During the Cold War, our Soviet adversaries were defeated in part because closed societies could not compete in global markets that depended on the free flow of information. Now, in this new era, it seems to be the case that our rivals may seek to turn the tables against us. In an era of “grey zone conflicts” of the type that the Annual Threat Assessment warned would increase—like the non-shooting, low-risk, hard to trace exchanges of cyberattacks—we might be at a disadvantage unless we can find effective ways to defend ourselves without violating our values.

That will entail new forms of international cooperation and new initiatives in public private cooperation. It will require a new understanding of threats and a remaking of our capabilities. (Burns noted that one-third of CIA employees are now working the cyber realm.). If new laws are required, writing them will require walking a fine line between security needs and respect for individual liberties. The threats will evolve rapidly as do new technologies—both here on earth and in space.
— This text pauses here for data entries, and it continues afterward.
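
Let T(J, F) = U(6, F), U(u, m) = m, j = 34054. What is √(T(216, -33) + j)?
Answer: √34021 ≈ 184.45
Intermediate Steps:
T(J, F) = F
√(T(216, -33) + j) = √(-33 + 34054) = √34021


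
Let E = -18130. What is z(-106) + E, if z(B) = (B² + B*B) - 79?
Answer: 4263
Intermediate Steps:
z(B) = -79 + 2*B² (z(B) = (B² + B²) - 79 = 2*B² - 79 = -79 + 2*B²)
z(-106) + E = (-79 + 2*(-106)²) - 18130 = (-79 + 2*11236) - 18130 = (-79 + 22472) - 18130 = 22393 - 18130 = 4263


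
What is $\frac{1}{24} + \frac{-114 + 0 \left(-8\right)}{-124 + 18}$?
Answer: $\frac{1421}{1272} \approx 1.1171$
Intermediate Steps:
$\frac{1}{24} + \frac{-114 + 0 \left(-8\right)}{-124 + 18} = \frac{1}{24} + \frac{-114 + 0}{-106} = \frac{1}{24} - - \frac{57}{53} = \frac{1}{24} + \frac{57}{53} = \frac{1421}{1272}$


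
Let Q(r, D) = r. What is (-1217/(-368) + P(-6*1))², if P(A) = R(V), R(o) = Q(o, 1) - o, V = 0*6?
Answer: 1481089/135424 ≈ 10.937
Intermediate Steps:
V = 0
R(o) = 0 (R(o) = o - o = 0)
P(A) = 0
(-1217/(-368) + P(-6*1))² = (-1217/(-368) + 0)² = (-1217*(-1/368) + 0)² = (1217/368 + 0)² = (1217/368)² = 1481089/135424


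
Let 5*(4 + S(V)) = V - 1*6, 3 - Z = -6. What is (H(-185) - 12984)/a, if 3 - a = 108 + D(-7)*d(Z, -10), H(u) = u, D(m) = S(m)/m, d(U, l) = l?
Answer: 92183/669 ≈ 137.79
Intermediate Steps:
Z = 9 (Z = 3 - 1*(-6) = 3 + 6 = 9)
S(V) = -26/5 + V/5 (S(V) = -4 + (V - 1*6)/5 = -4 + (V - 6)/5 = -4 + (-6 + V)/5 = -4 + (-6/5 + V/5) = -26/5 + V/5)
D(m) = (-26/5 + m/5)/m
a = -669/7 (a = 3 - (108 + ((⅕)*(-26 - 7)/(-7))*(-10)) = 3 - (108 + ((⅕)*(-⅐)*(-33))*(-10)) = 3 - (108 + (33/35)*(-10)) = 3 - (108 - 66/7) = 3 - 1*690/7 = 3 - 690/7 = -669/7 ≈ -95.571)
(H(-185) - 12984)/a = (-185 - 12984)/(-669/7) = -13169*(-7/669) = 92183/669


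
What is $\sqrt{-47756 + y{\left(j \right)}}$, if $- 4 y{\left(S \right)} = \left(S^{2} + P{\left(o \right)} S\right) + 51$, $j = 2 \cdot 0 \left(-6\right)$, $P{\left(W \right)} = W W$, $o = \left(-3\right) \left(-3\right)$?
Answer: $\frac{5 i \sqrt{7643}}{2} \approx 218.56 i$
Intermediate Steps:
$o = 9$
$P{\left(W \right)} = W^{2}$
$j = 0$ ($j = 0 \left(-6\right) = 0$)
$y{\left(S \right)} = - \frac{51}{4} - \frac{81 S}{4} - \frac{S^{2}}{4}$ ($y{\left(S \right)} = - \frac{\left(S^{2} + 9^{2} S\right) + 51}{4} = - \frac{\left(S^{2} + 81 S\right) + 51}{4} = - \frac{51 + S^{2} + 81 S}{4} = - \frac{51}{4} - \frac{81 S}{4} - \frac{S^{2}}{4}$)
$\sqrt{-47756 + y{\left(j \right)}} = \sqrt{-47756 - \left(\frac{51}{4} + \frac{0^{2}}{4}\right)} = \sqrt{-47756 - \frac{51}{4}} = \sqrt{- \frac{191075}{4}} = \frac{5 i \sqrt{7643}}{2}$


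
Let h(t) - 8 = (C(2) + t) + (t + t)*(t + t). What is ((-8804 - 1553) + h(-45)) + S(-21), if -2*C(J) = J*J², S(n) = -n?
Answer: -2277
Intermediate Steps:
C(J) = -J³/2 (C(J) = -J*J²/2 = -J³/2)
h(t) = 4 + t + 4*t² (h(t) = 8 + ((-½*2³ + t) + (t + t)*(t + t)) = 8 + ((-½*8 + t) + (2*t)*(2*t)) = 8 + ((-4 + t) + 4*t²) = 8 + (-4 + t + 4*t²) = 4 + t + 4*t²)
((-8804 - 1553) + h(-45)) + S(-21) = ((-8804 - 1553) + (4 - 45 + 4*(-45)²)) - 1*(-21) = (-10357 + (4 - 45 + 4*2025)) + 21 = (-10357 + (4 - 45 + 8100)) + 21 = (-10357 + 8059) + 21 = -2298 + 21 = -2277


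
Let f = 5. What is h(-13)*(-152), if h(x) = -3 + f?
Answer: -304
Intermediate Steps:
h(x) = 2 (h(x) = -3 + 5 = 2)
h(-13)*(-152) = 2*(-152) = -304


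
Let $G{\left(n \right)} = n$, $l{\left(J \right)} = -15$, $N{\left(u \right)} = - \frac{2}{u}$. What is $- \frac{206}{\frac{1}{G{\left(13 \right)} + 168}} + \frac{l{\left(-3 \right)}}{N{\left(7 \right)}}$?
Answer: $- \frac{74467}{2} \approx -37234.0$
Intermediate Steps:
$- \frac{206}{\frac{1}{G{\left(13 \right)} + 168}} + \frac{l{\left(-3 \right)}}{N{\left(7 \right)}} = - \frac{206}{\frac{1}{13 + 168}} - \frac{15}{\left(-2\right) \frac{1}{7}} = - \frac{206}{\frac{1}{181}} - \frac{15}{\left(-2\right) \frac{1}{7}} = - 206 \frac{1}{\frac{1}{181}} - \frac{15}{- \frac{2}{7}} = \left(-206\right) 181 - - \frac{105}{2} = -37286 + \frac{105}{2} = - \frac{74467}{2}$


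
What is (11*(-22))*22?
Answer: -5324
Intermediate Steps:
(11*(-22))*22 = -242*22 = -5324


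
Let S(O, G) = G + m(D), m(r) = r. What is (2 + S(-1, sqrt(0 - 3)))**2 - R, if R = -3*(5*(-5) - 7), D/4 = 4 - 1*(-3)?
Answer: 801 + 60*I*sqrt(3) ≈ 801.0 + 103.92*I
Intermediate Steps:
D = 28 (D = 4*(4 - 1*(-3)) = 4*(4 + 3) = 4*7 = 28)
S(O, G) = 28 + G (S(O, G) = G + 28 = 28 + G)
R = 96 (R = -3*(-25 - 7) = -3*(-32) = 96)
(2 + S(-1, sqrt(0 - 3)))**2 - R = (2 + (28 + sqrt(0 - 3)))**2 - 1*96 = (2 + (28 + sqrt(-3)))**2 - 96 = (2 + (28 + I*sqrt(3)))**2 - 96 = (30 + I*sqrt(3))**2 - 96 = -96 + (30 + I*sqrt(3))**2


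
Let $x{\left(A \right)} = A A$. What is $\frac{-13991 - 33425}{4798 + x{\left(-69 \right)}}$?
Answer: $- \frac{47416}{9559} \approx -4.9604$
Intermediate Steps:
$x{\left(A \right)} = A^{2}$
$\frac{-13991 - 33425}{4798 + x{\left(-69 \right)}} = \frac{-13991 - 33425}{4798 + \left(-69\right)^{2}} = - \frac{47416}{4798 + 4761} = - \frac{47416}{9559}$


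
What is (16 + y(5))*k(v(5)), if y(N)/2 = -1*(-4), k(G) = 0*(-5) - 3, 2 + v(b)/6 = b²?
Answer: -72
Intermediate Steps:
v(b) = -12 + 6*b²
k(G) = -3 (k(G) = 0 - 3 = -3)
y(N) = 8 (y(N) = 2*(-1*(-4)) = 2*4 = 8)
(16 + y(5))*k(v(5)) = (16 + 8)*(-3) = 24*(-3) = -72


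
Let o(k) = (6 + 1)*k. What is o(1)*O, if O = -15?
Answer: -105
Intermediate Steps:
o(k) = 7*k
o(1)*O = (7*1)*(-15) = 7*(-15) = -105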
In all these things, we will be forced to contend with a powerful rival with ever growing diverse capabilities.

In short, reading the Annual Threat Assessment and listening to these hearings, it is clear we are entering a new chapter in our foreign policy and national security history. It will require, as at the end of World War II, a top-to-bottom rethinking of how we remain secure and lead in a new era. What was striking listening to the Senate Intelligence Committee hearings was that in a period of such profound political strife in America, there was such clear bipartisan agreement that we are at a pivotal and demanding moment.